Une application d’une simplicité désarmante se taille ces derniers mois un succès surprenant dans l’univers fluide des réseaux sociaux. L’application Yo fait une seule et unique chose : elle envoie un message texte disant « yo » et produisant le son correspondant au Smartphone du destinataire. Cela ne l’a pas empêchée d’être téléchargée au moins deux millions de fois, d’avoir donné lieu à l’envoi de jusqu’à quatre millions de « yo » en un seul jour et d’obtenir, en deux vagues, un financement de 2,5 millions de dollars. Sans parler du buzz assez phénoménal qu’elle a généré dans la technosphère.
À l’origine de l’application, la demande de Moshe Hogeg, CEO de la société Mobli, une startup de partage de photos et vidéos basée à New York, au programmeur Or Arbel de créer une application qui lui permettrait d’appeler depuis son téléphone son assistant en appuyant sur un seul bouton. Arbel, qui travaillait dans une autre start-up, mit huit heures pour écrire l’application.

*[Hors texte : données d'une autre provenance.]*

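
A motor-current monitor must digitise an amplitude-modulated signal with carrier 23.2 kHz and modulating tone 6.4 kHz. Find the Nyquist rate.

AM sidebands sit at fc ± fm = 16.8 kHz and 29.6 kHz.
Highest-frequency component: 29.6 kHz.
Nyquist rate = 2 × 29.6 kHz = 59.2 kHz.

59.2 kHz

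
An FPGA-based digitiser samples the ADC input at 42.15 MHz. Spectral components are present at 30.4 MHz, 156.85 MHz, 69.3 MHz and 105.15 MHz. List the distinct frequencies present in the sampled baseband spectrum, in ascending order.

fs/2 = 21.075 MHz.
30.4 MHz > fs/2 = 21.075 MHz, folds to fs − 30.4 MHz = 11.75 MHz.
156.85 MHz mod fs = 30.4 MHz.
30.4 MHz > fs/2 = 21.075 MHz, folds to fs − 30.4 MHz = 11.75 MHz.
69.3 MHz mod fs = 27.15 MHz.
27.15 MHz > fs/2 = 21.075 MHz, folds to fs − 27.15 MHz = 15 MHz.
105.15 MHz mod fs = 20.85 MHz.
20.85 MHz ≤ fs/2 = 21.075 MHz, appears at 20.85 MHz.
Distinct values: {11.75 MHz, 15 MHz, 20.85 MHz}.

11.75 MHz, 15 MHz, 20.85 MHz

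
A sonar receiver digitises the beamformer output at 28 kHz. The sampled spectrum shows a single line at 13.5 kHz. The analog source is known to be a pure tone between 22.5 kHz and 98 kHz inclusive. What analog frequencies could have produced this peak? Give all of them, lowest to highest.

Frequencies that alias to 13.5 kHz are k·fs ± 13.5 kHz for integer k ≥ 0.
k=0: 13.5 kHz.
k=1: 14.5 kHz, 41.5 kHz.
k=2: 42.5 kHz, 69.5 kHz.
k=3: 70.5 kHz, 97.5 kHz.
k=4: 98.5 kHz, 125.5 kHz.
Within [22.5 kHz, 98 kHz]: 41.5 kHz, 42.5 kHz, 69.5 kHz, 70.5 kHz, 97.5 kHz.

41.5 kHz, 42.5 kHz, 69.5 kHz, 70.5 kHz, 97.5 kHz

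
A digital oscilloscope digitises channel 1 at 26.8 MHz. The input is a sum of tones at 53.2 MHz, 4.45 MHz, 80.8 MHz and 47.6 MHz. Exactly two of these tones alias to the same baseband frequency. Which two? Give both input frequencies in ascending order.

53.2 MHz, 80.8 MHz

fs/2 = 13.4 MHz.
53.2 MHz mod fs = 26.4 MHz.
26.4 MHz > fs/2 = 13.4 MHz, folds to fs − 26.4 MHz = 0.4 MHz.
4.45 MHz ≤ fs/2 = 13.4 MHz, passes unchanged.
80.8 MHz mod fs = 0.4 MHz.
0.4 MHz ≤ fs/2 = 13.4 MHz, appears at 0.4 MHz.
47.6 MHz mod fs = 20.8 MHz.
20.8 MHz > fs/2 = 13.4 MHz, folds to fs − 20.8 MHz = 6 MHz.
53.2 MHz and 80.8 MHz both map to 0.4 MHz.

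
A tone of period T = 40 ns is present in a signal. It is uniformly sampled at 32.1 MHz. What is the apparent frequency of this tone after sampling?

T = 40 ns → f = 1/T = 25 MHz.
25 MHz > fs/2 = 16.05 MHz, folds to fs − 25 MHz = 7.1 MHz.

7.1 MHz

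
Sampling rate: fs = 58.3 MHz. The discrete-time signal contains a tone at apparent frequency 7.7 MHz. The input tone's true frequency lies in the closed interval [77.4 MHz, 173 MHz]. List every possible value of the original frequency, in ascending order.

Frequencies that alias to 7.7 MHz are k·fs ± 7.7 MHz for integer k ≥ 0.
k=0: 7.7 MHz.
k=1: 50.6 MHz, 66 MHz.
k=2: 108.9 MHz, 124.3 MHz.
k=3: 167.2 MHz, 182.6 MHz.
k=4: 225.5 MHz, 240.9 MHz.
Within [77.4 MHz, 173 MHz]: 108.9 MHz, 124.3 MHz, 167.2 MHz.

108.9 MHz, 124.3 MHz, 167.2 MHz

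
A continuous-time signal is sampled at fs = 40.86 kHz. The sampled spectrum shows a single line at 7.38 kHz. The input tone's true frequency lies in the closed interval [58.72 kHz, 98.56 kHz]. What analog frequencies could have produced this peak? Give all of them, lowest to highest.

74.34 kHz, 89.1 kHz

Frequencies that alias to 7.38 kHz are k·fs ± 7.38 kHz for integer k ≥ 0.
k=0: 7.38 kHz.
k=1: 33.48 kHz, 48.24 kHz.
k=2: 74.34 kHz, 89.1 kHz.
k=3: 115.2 kHz, 129.96 kHz.
Within [58.72 kHz, 98.56 kHz]: 74.34 kHz, 89.1 kHz.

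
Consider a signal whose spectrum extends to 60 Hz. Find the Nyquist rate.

Nyquist rate = 2 × 60 Hz = 120 Hz.

120 Hz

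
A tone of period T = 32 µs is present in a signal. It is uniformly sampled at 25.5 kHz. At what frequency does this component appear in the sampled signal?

T = 32 µs → f = 1/T = 31.25 kHz.
31.25 kHz mod fs = 5.75 kHz.
5.75 kHz ≤ fs/2 = 12.75 kHz, appears at 5.75 kHz.

5.75 kHz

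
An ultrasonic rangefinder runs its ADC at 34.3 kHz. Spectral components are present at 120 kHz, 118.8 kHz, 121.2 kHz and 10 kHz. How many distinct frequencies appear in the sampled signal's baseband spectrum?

fs/2 = 17.15 kHz.
120 kHz mod fs = 17.1 kHz.
17.1 kHz ≤ fs/2 = 17.15 kHz, appears at 17.1 kHz.
118.8 kHz mod fs = 15.9 kHz.
15.9 kHz ≤ fs/2 = 17.15 kHz, appears at 15.9 kHz.
121.2 kHz mod fs = 18.3 kHz.
18.3 kHz > fs/2 = 17.15 kHz, folds to fs − 18.3 kHz = 16 kHz.
10 kHz ≤ fs/2 = 17.15 kHz, passes unchanged.
Distinct values: {10 kHz, 15.9 kHz, 16 kHz, 17.1 kHz} → 4.

4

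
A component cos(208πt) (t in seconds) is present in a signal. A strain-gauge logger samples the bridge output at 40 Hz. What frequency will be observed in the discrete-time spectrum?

16 Hz

ω = 208π rad/s → f = ω/(2π) = 104 Hz.
104 Hz mod fs = 24 Hz.
24 Hz > fs/2 = 20 Hz, folds to fs − 24 Hz = 16 Hz.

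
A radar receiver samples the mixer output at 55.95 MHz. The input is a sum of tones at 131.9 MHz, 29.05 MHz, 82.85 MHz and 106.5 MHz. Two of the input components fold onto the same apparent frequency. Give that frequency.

26.9 MHz

fs/2 = 27.975 MHz.
131.9 MHz mod fs = 20 MHz.
20 MHz ≤ fs/2 = 27.975 MHz, appears at 20 MHz.
29.05 MHz > fs/2 = 27.975 MHz, folds to fs − 29.05 MHz = 26.9 MHz.
82.85 MHz mod fs = 26.9 MHz.
26.9 MHz ≤ fs/2 = 27.975 MHz, appears at 26.9 MHz.
106.5 MHz mod fs = 50.55 MHz.
50.55 MHz > fs/2 = 27.975 MHz, folds to fs − 50.55 MHz = 5.4 MHz.
29.05 MHz and 82.85 MHz both map to 26.9 MHz.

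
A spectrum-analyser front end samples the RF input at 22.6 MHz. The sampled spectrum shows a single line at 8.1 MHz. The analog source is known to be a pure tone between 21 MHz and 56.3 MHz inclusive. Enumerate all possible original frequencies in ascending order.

Frequencies that alias to 8.1 MHz are k·fs ± 8.1 MHz for integer k ≥ 0.
k=0: 8.1 MHz.
k=1: 14.5 MHz, 30.7 MHz.
k=2: 37.1 MHz, 53.3 MHz.
k=3: 59.7 MHz, 75.9 MHz.
Within [21 MHz, 56.3 MHz]: 30.7 MHz, 37.1 MHz, 53.3 MHz.

30.7 MHz, 37.1 MHz, 53.3 MHz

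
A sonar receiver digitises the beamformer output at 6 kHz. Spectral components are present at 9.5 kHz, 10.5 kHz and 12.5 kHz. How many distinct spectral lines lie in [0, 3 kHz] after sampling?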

Après sa mise en ligne le 1er avril 2014 (ça ne s’invente pas), face au succès rencontré, il a décidé de s’y consacrer à plein temps, obtenant d’abord l’appui de Hogeg puis d’un autre groupe de financiers. Malgré sa simplicité, Yo est devenue la coqueluche de ceux à l’affût de la dernière innovation en matière de réseaux sociaux. Le succès de Yo interpelle, intrigue ou amuse. Il provoque même chez certains commentateurs des tirades philosophiques sur le chemin que prend le Web 3.0 chez d’autres des avertissements alarmés sur la bulle techno sur le point d’exploser dont témoignerait son succès. Elle est disponible pour les systèmes d’exploitation pour mobiles Android, iOS et Windows. Lors du dernier round de financement, elle a été estimée à cinq à dix millions de dollars. Ce qui a sans doute contribué à cette valorisation, c’est le troisième rang des applications les plus populaires qu’elle a détenue pendant quelque temps dans l’Appstore d’Apple.
Voilà donc une application réduite à sa plus simple expression, à l’interface composée de quelques grands blocs aux couleurs vives qui permettent notamment d’étendre la liste des contacts auxquels on peut envoyer des « yo », sans réglages ni options. On peut situer Yo, au moins partiellement, dans la mouvance d’applications comme Snapchat, dont les contenus s’effacent après avoir été visionnés. Après avoir cherché par tous les moyens à rendre l’expérience de la communication à travers les réseaux sociaux plus riche et plus sophistiquée, l’effort entrepris aujourd’hui semble viser à rendre cette expérience plus immédiate, plus directe, peut-être même plus viscérale. Un « yo » reçu le matin de la part d’un ami, auquel on répond aussitôt, d’une pression sur un bouton, par un « yo » rigoureusement identique, est à la fois un court moment de complicité, un signe de vie et un échange parfaitement insignifiant. Mais il suffit d’adopter un code ou une convention pour qu’elle joue un autre rôle, signalant un événement, la publication d’un post de blog, un but marqué. L’intention du développeur de Yo semble être de miser sur sa nature de notification simple mais efficace et les possibilités commerciales qui pourraient en découler. On peut imaginer que des chaînes de magasins choisissent de signaler le lancement de promotions ou l’arrivée d’un nouveau produit à leurs publics par ce biais. Or Arbel envisage aussi que les utilisateurs puissent à terme faire l’acquisition de « yo » prononcés par des personnalités et les envoyer à leurs contact. Mais il semble écarter l’idée de rendre l’application plus complexe, et on ne peut que lui donner raison sur ce point : la simplicité est au cœur de Yo.
Il semble rigoureusement impossible de prédire l’avenir de l’app. De même que Yo peut continuer sur sa lancée, notamment s’il est adopté par une ou plusieurs grandes marques ou s’il trouve un public particulièrement enthousiaste dans une tranche d’âge ou un contexte particuliers, il peut aussi perdre de son attrait en quelques mois et disparaître des radars.